O conceito de passivo ambiental envolve não apenas danos já ocorridos, mas também potenciais riscos, omissões e descumprimentos de obrigações legais ligadas ao meio ambiente. Para o setor de mineração, a gestão adequada desses passivos é uma questão de sobrevivência empresarial, reputacional e jurídica. O desafio é aliar produtividade à conformidade legal, sem comprometer o desenvolvimento sustentável da operação.
O que caracteriza um passivo ambiental na mineração?
Passivos ambientais são obrigações decorrentes de danos ao meio ambiente, como contaminação do solo e da água, descarte irregular de resíduos, degradação de áreas de preservação ou descumprimento de normas legais. Na mineração, isso pode envolver desde pequenas falhas técnicas até grandes acidentes ambientais, como rompimentos de barragens.

De acordo com o advogado Christian Zini Amorim, esses passivos podem surgir mesmo quando a empresa está formalmente licenciada, caso haja falha no cumprimento das exigências impostas pelos órgãos ambientais. Isso inclui atrasos em relatórios, não execução de medidas compensatórias, ou ainda, manutenção inadequada de estruturas. A simples ausência de monitoramento ambiental periódico já configura um risco relevante, e esse risco cresce proporcionalmente ao porte da operação.
Como a fiscalização tem se intensificado no setor
Nos últimos anos, houve uma ampliação na atuação de órgãos como IBAMA, agências estaduais de meio ambiente e Ministérios Públicos em todas as esferas. A fiscalização está cada vez mais técnica, orientada por dados de satélite, sensores em tempo real e cruzamento de informações com registros oficiais. Isso torna mais difícil esconder falhas ou negligências operacionais, mesmo aquelas consideradas de menor impacto.
Christian Zini Amorim frisa que, diante desse cenário, empresas do setor precisam agir preventivamente, investindo em auditorias internas, compliance ambiental e revisão constante dos processos operacionais. Esperar ser notificado para agir pode não apenas aumentar os custos de correção, mas também gerar danos à imagem e até à continuidade da operação. Um histórico negativo pode inviabilizar renovações de licença ou restringir acesso a financiamentos e parcerias comerciais.
Ferramentas jurídicas para reduzir riscos e proteger o negócio
Entre as principais medidas de proteção jurídica estão a implementação de programas de compliance ambiental, a contratação de seguros específicos e a elaboração de relatórios de due diligence ambiental antes de aquisições ou expansões. Além disso, é fundamental manter todos os registros de monitoramento e condicionantes organizados e atualizados, especialmente quando há risco de responsabilização futura por danos ainda em avaliação.

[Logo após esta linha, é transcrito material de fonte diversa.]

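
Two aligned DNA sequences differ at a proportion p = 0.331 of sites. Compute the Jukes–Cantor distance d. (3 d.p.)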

Christian Zini Amorim aponta que, em operações de médio e grande porte, o apoio jurídico especializado deve caminhar lado a lado com os engenheiros ambientais da empresa. A leitura correta da legislação, o cumprimento de obrigações acessórias e o conhecimento dos limites legais de responsabilidade são determinantes para evitar autuações ou litígios de alto impacto financeiro. A atuação conjunta entre os setores jurídico, técnico e administrativo é o melhor caminho para manter o negócio sustentável e regularizado.
Responsabilidade solidária e riscos à pessoa física do empresário
Outro ponto de atenção é que, em determinados casos, a legislação brasileira permite a responsabilização direta dos administradores e sócios da empresa pelos danos ambientais, especialmente quando houver omissão ou culpa. Isso significa que, além da empresa, o patrimônio pessoal dos gestores pode ser alcançado por ações civis e criminais.
Segundo Christian Zini Amorim, a prevenção jurídica não protege apenas a operação da empresa, mas também o empresário enquanto pessoa física. Esse aspecto reforça a necessidade de estruturas societárias bem definidas, com funções e responsabilidades claras, e de decisões registradas formalmente para demonstrar boa-fé e diligência na gestão ambiental. Ter um plano de ação estruturado diante de incidentes ambientais também é parte da blindagem jurídica necessária no setor minerário.